Se pose également la question de l’impact sur les prix. Comme toujours, il s’avère très difficile de faire des projections sur l’évolution des prix, surtout quand cela concerne un marché aussi stratégique que celui du gaz. Il est intéressant de noter, cependant, que la Commission européenne estime que les marchés ont en réalité déjà internalisé le coût de la fin du transit et que les impacts sont “minimaux”20. Les prix oscillent aujourd’hui légèrement au-dessus de 40€/MWh, en hausse par rapport à la moyenne de cette année, mais bien loin des niveaux connus au pic de la crise (330€/MWh)21. L’une des inquiétudes qui émergent ces derniers jours concerne en réalité les prix pour l’été 2025, qui sont aujourd’hui plus élevés que pour l’hiver 202522 : cette situation est tout à fait inhabituelle, et témoigne du fait que les marchés s’attendent à ce que l’Europe utilise beaucoup (plus que ces dernières années) ses stockages de gaz cet hiver, et ait besoin de beaucoup de volumes au printemps pour les remplir à nouveau aux niveaux fixés par la loi. Cette situation inquiète puisque si les prix sont plus hauts l’été que l’hiver, l’incitation économique à remplir les stockages disparaît pour les opérateurs économiques (ils perdraient de l’argent). Une situation qui reste donc à surveiller, et qui pourrait nécessiter des interventions des États au printemps.

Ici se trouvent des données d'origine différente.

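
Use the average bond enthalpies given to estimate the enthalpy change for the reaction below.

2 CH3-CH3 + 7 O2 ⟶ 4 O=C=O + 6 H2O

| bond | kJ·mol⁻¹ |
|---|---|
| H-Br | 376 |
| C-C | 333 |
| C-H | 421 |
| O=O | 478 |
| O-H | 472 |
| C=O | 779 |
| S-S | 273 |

ΔH ≈ −2832 kJ

Bonds broken (reactants):
  C-C: 2 × 333 = 666
  C-H: 12 × 421 = 5052
  O=O: 7 × 478 = 3346
  Σ(broken) = 9064 kJ
Bonds formed (products):
  C=O: 8 × 779 = 6232
  O-H: 12 × 472 = 5664
  Σ(formed) = 11896 kJ
ΔH = Σ(broken) − Σ(formed) = 9064 − 11896 = −2832 kJ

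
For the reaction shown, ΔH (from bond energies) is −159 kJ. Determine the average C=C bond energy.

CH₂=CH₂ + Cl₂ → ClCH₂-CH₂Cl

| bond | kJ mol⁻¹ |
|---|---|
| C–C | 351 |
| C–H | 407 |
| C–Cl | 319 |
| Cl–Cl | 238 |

Let D be the C=C bond energy.
Σ(broken) = 4×407 + 1×D + 1×238 = 1866 + D
Σ(formed) = 1×351 + 2×319 + 4×407 = 2617
ΔH = Σ(broken) − Σ(formed) = (1866 + D) − (2617) = −751 + D
Setting this equal to −159 kJ gives D = 592 kJ/mol.

D(C=C) ≈ 592 kJ/mol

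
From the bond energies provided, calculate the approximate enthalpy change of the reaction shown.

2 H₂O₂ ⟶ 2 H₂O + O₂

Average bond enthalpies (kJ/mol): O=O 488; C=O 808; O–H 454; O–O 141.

Bonds broken (reactants):
  O–H: 4 × 454 = 1816
  O–O: 2 × 141 = 282
  Σ(broken) = 2098 kJ
Bonds formed (products):
  O–H: 4 × 454 = 1816
  O=O: 1 × 488 = 488
  Σ(formed) = 2304 kJ
ΔH = Σ(broken) − Σ(formed) = 2098 − 2304 = −206 kJ

ΔH ≈ −206 kJ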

De grosses inquiétudes subsistent également quant à la situation de la Moldavie. En effet, bien que la Moldavie occidentale n’importe pas de gaz Russe, la Transnistrie est elle entièrement dépendante des importations de gaz russe via l’Ukraine. Or, c’est en Transnistrie que se trouve la centrale thermique à gaz Kuchurgan, fournissant environ trois quarts de la consommation électrique de la Moldavie occidentale. Le pays ne dispose, par ailleurs, d’aucun stockage gazier. C’est pourquoi le Parlement moldave a déclaré l’état d’urgence énergétique le 13 décembre, pour une durée de 60 jours.
Enfin, si l’on se place toujours dans un scénario d’arrêt du transit au 1er janvier, il est possible de se demander si le réseau de gaz ukrainien ne sera pas davantage ciblé par les forces militaires russes. En effet, comparativement au réseau électrique, il a été jusqu’à présent relativement épargné : était-ce pour préserver le gaz livré aux européens ?
Conclusion
En somme, malgré les défis posés par la fin du transit ukrainien, l’UE semble prête à relever ce défi. Grâce aux efforts de ces dernières années et à son travail de préparation, l’Europe est équipée pour faire face à cet événement. La fin du transit ukrainien peut alors être envisagée non pas comme une menace mais comme une étape cruciale vers une indépendance énergétique durable et une résilience accrue face aux fluctuations géopolitiques.
Le nouveau commissaire à l’énergie, le danois Dan Jørgensen, s’est engagé à présenter une feuille de route pour arrêter toutes les importations d’énergies fossiles russes d’ici à 2027. On estime que, en novembre 2024, l’Union était toujours le quatrième acheteur mondial d’énergies fossiles russes avec une facture pour ce seul mois d’environ 1,8 milliard d’euros23. Notons d’ailleurs que la France était en novembre le deuxième État de l’Union le plus acheteur de combustibles fossiles Russe (exclusivement du GNL dans le cas français), derrière la Slovaquie, et devant la Hongrie. Dans cette perspective, la fin du transit ukrainien n’apparaît que comme la première haie d’un 110 mètres qui reste encore à courir.